Paroisses
catholiques hispanophones et lusophones
de Bruxelles ou le religieux comme facteur social et identitaire
Synopsis
L’immigration économique en provenance d’Amérique
latine est de plus en plus importante en Belgique, en particulier
à Bruxelles. Ce phénomène a une répercussion
sur l’organisation du culte catholique à Bruxelles.
À l’heure actuelle, neuf paroisses proposent leur
culte en espagnol et trois en portugais et les personnes
en provenance d’Amérique latine y ont remplacé
en grande partie l’ancien public issu des immigrations européennes.
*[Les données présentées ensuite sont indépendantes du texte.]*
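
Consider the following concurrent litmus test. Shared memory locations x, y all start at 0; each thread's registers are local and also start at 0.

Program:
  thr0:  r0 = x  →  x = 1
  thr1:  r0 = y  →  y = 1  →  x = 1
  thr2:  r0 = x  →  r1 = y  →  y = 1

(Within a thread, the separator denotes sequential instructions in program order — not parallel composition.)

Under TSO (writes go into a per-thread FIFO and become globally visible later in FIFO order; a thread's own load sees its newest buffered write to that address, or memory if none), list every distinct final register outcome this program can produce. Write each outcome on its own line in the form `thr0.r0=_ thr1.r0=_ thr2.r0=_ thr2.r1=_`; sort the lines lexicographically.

outcome vector order: (thr0.r0,thr1.r0,thr2.r0,thr2.r1)
|TSO outcomes| = 10

thr0.r0=0 thr1.r0=0 thr2.r0=0 thr2.r1=0
thr0.r0=0 thr1.r0=0 thr2.r0=0 thr2.r1=1
thr0.r0=0 thr1.r0=0 thr2.r0=1 thr2.r1=0
thr0.r0=0 thr1.r0=0 thr2.r0=1 thr2.r1=1
thr0.r0=0 thr1.r0=1 thr2.r0=0 thr2.r1=0
thr0.r0=0 thr1.r0=1 thr2.r0=1 thr2.r1=0
thr0.r0=1 thr1.r0=0 thr2.r0=0 thr2.r1=0
thr0.r0=1 thr1.r0=0 thr2.r0=0 thr2.r1=1
thr0.r0=1 thr1.r0=0 thr2.r0=1 thr2.r1=1
thr0.r0=1 thr1.r0=1 thr2.r0=0 thr2.r1=0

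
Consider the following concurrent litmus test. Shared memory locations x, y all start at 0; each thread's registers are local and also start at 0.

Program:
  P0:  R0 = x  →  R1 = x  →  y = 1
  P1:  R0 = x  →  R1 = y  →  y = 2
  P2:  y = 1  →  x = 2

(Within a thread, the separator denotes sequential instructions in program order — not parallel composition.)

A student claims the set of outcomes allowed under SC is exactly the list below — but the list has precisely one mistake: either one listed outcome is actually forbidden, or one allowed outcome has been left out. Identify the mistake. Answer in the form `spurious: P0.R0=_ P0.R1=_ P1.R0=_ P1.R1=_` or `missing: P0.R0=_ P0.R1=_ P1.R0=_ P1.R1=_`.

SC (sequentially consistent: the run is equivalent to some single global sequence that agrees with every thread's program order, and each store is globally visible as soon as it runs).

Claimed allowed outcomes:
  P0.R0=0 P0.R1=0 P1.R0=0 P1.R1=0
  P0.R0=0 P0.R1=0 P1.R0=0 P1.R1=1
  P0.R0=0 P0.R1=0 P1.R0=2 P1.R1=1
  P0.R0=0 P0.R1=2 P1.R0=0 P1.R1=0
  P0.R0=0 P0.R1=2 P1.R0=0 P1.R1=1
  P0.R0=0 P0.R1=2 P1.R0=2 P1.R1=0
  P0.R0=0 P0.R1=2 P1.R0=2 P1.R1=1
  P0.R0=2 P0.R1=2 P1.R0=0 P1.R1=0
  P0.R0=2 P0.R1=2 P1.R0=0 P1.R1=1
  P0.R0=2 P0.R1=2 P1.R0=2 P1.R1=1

outcome vector order: (P0.R0,P0.R1,P1.R0,P1.R1)
under SC → 0/0/0/0, 0/0/0/1, 0/0/2/1, 0/2/0/0, 0/2/0/1, 0/2/2/1, 2/2/0/0, 2/2/0/1, 2/2/2/1
claimed∖SC = {0/2/2/0}

spurious: P0.R0=0 P0.R1=2 P1.R0=2 P1.R1=0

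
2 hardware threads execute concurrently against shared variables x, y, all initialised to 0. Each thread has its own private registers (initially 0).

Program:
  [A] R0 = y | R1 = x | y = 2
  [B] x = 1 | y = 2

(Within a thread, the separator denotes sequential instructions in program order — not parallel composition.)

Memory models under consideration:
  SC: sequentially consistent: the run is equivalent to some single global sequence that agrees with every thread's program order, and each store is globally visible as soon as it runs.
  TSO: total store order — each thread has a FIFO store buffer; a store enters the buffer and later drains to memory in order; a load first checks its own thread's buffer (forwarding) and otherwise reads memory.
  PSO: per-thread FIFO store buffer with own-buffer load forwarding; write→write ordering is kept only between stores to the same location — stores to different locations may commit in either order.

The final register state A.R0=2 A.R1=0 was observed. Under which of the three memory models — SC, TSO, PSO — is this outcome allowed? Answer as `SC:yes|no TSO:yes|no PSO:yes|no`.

outcome vector order: (A.R0,A.R1)
under SC → 00; 01; 21
under TSO → 00; 01; 21
under PSO → 00; 01; 20; 21
target 20 ∈ {PSO}

SC:no TSO:no PSO:yes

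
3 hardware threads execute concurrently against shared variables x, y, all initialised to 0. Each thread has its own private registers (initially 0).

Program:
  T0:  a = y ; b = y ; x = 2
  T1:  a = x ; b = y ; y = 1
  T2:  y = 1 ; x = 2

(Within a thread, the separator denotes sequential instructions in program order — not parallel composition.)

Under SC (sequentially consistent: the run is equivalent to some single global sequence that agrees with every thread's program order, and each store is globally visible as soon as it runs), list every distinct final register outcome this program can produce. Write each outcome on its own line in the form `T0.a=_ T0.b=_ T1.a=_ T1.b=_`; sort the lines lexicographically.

outcome vector order: (T0.a,T0.b,T1.a,T1.b)
|SC outcomes| = 10

T0.a=0 T0.b=0 T1.a=0 T1.b=0
T0.a=0 T0.b=0 T1.a=0 T1.b=1
T0.a=0 T0.b=0 T1.a=2 T1.b=0
T0.a=0 T0.b=0 T1.a=2 T1.b=1
T0.a=0 T0.b=1 T1.a=0 T1.b=0
T0.a=0 T0.b=1 T1.a=0 T1.b=1
T0.a=0 T0.b=1 T1.a=2 T1.b=1
T0.a=1 T0.b=1 T1.a=0 T1.b=0
T0.a=1 T0.b=1 T1.a=0 T1.b=1
T0.a=1 T0.b=1 T1.a=2 T1.b=1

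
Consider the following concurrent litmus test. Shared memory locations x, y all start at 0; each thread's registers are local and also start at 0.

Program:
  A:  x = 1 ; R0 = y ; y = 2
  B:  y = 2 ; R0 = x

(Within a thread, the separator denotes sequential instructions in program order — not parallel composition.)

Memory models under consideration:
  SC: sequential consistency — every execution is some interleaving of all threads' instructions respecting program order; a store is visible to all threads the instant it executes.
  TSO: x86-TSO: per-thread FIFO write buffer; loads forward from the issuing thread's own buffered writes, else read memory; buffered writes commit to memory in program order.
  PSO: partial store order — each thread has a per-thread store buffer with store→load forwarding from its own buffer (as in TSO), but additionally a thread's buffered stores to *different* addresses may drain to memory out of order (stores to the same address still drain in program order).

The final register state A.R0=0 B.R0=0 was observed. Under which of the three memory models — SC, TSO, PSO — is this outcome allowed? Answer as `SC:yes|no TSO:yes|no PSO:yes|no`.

SC:no TSO:yes PSO:yes

outcome vector order: (A.R0,B.R0)
SC (3): <0 1>, <2 0>, <2 1>
TSO (4): <0 0>, <0 1>, <2 0>, <2 1>
PSO (4): <0 0>, <0 1>, <2 0>, <2 1>
target <0 0> ∈ {TSO,PSO}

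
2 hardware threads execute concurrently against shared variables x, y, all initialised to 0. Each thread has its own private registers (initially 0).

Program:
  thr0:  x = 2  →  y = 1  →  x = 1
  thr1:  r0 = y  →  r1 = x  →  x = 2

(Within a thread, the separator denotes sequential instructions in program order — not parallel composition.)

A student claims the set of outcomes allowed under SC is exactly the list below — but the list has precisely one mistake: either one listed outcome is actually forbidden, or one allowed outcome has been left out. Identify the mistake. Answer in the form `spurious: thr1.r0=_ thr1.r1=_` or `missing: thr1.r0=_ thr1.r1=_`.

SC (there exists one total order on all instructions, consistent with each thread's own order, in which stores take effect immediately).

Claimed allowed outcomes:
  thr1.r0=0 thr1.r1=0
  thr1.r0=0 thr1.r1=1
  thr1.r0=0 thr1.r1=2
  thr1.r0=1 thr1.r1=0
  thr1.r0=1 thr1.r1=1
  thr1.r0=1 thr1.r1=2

spurious: thr1.r0=1 thr1.r1=0

outcome vector order: (thr1.r0,thr1.r1)
SC (5): 0/0 0/1 0/2 1/1 1/2
claimed∖SC = {1/0}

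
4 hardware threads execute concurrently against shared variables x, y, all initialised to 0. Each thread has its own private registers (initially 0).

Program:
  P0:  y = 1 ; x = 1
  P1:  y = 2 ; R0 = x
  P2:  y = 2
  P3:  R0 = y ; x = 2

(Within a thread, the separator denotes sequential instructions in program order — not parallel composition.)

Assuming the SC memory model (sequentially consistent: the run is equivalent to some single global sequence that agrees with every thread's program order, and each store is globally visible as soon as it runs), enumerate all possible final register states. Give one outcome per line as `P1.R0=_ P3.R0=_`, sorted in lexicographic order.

outcome vector order: (P1.R0,P3.R0)
|SC outcomes| = 9

P1.R0=0 P3.R0=0
P1.R0=0 P3.R0=1
P1.R0=0 P3.R0=2
P1.R0=1 P3.R0=0
P1.R0=1 P3.R0=1
P1.R0=1 P3.R0=2
P1.R0=2 P3.R0=0
P1.R0=2 P3.R0=1
P1.R0=2 P3.R0=2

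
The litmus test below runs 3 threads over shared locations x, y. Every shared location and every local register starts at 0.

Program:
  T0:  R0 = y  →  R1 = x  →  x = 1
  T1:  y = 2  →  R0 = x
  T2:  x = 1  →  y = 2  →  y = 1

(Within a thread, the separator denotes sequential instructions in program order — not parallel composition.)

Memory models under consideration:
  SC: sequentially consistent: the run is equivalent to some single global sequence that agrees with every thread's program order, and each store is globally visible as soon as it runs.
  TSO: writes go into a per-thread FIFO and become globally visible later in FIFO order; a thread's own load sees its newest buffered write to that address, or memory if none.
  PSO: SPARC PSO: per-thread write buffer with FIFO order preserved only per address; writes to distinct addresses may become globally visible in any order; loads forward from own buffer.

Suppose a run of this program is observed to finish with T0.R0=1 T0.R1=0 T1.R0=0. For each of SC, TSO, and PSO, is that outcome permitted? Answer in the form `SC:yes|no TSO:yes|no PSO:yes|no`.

SC:no TSO:no PSO:yes

outcome vector order: (T0.R0,T0.R1,T1.R0)
SC (10): (0,0,0); (0,0,1); (0,1,0); (0,1,1); (1,1,0); (1,1,1); (2,0,0); (2,0,1); (2,1,0); (2,1,1)
TSO (10): (0,0,0); (0,0,1); (0,1,0); (0,1,1); (1,1,0); (1,1,1); (2,0,0); (2,0,1); (2,1,0); (2,1,1)
PSO (12): (0,0,0); (0,0,1); (0,1,0); (0,1,1); (1,0,0); (1,0,1); (1,1,0); (1,1,1); (2,0,0); (2,0,1); (2,1,0); (2,1,1)
target (1,0,0) ∈ {PSO}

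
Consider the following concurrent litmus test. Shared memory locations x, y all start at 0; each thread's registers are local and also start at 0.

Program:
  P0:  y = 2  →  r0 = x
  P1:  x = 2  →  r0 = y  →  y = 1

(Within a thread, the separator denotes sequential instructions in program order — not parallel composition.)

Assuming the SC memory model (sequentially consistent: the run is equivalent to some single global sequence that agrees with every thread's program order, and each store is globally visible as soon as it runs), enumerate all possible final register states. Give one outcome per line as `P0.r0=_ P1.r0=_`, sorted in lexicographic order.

outcome vector order: (P0.r0,P1.r0)
|SC outcomes| = 3

P0.r0=0 P1.r0=2
P0.r0=2 P1.r0=0
P0.r0=2 P1.r0=2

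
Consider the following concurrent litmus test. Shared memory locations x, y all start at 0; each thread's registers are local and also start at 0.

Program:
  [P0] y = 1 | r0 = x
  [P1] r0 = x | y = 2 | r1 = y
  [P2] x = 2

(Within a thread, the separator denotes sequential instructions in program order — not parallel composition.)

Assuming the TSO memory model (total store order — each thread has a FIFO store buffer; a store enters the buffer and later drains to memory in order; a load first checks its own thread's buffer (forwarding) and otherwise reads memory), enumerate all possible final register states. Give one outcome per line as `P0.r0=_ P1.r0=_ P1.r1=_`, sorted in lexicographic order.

P0.r0=0 P1.r0=0 P1.r1=1
P0.r0=0 P1.r0=0 P1.r1=2
P0.r0=0 P1.r0=2 P1.r1=1
P0.r0=0 P1.r0=2 P1.r1=2
P0.r0=2 P1.r0=0 P1.r1=1
P0.r0=2 P1.r0=0 P1.r1=2
P0.r0=2 P1.r0=2 P1.r1=1
P0.r0=2 P1.r0=2 P1.r1=2

outcome vector order: (P0.r0,P1.r0,P1.r1)
|TSO outcomes| = 8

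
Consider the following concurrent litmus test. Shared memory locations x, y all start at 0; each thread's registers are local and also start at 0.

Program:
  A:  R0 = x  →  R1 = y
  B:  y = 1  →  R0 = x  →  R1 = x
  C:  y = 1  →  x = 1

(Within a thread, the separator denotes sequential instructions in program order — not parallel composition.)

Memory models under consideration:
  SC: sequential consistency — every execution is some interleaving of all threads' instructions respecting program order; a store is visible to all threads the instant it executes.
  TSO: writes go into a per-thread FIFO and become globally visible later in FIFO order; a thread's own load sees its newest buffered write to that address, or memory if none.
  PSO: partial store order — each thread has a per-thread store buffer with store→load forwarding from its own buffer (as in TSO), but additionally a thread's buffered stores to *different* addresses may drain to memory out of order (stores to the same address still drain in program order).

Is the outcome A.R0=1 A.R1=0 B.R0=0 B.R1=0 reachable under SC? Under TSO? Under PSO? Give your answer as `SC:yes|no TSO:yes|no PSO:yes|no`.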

La plupart des nouveaux immigrants sont en situation irrégulière.
Dans ce contexte de précarité, ces paroisses
représentent un repère, un lieu de socialisation
et de solidarité et, à la limite, un asile,
en un sens qui déborde le phénomène
particulier des occupations d’églises par les sans
papiers. Autour des activités proprement religieuses
se développe tout un réseau de rencontres,
de services mais aussi de fêtes et de manifestations
culturelles, dont la procession du Divino Niño Jesus
et tout ce qui l’entoure sont un bel exemple. La paroisse
catholique latino-américaine est ainsi à la
fois, pour les migrants, « patrie portative »
et créatrice de lien social. La vitalité de
ces pastorales, en mettant en relief le rôle social
de la communauté chrétienne, interpelle notre
Église européenne trop marquée sans
doute par l’individualisme et la sécularisation.
Plus généralement, elle donne à penser
aux analystes sociaux et aux responsables des politiques
d’intégration sur le rôle des religions en
contexte de migration.
Emmanuelle Piccoli, Centre AVEC, mai 2007, 7 pages A4.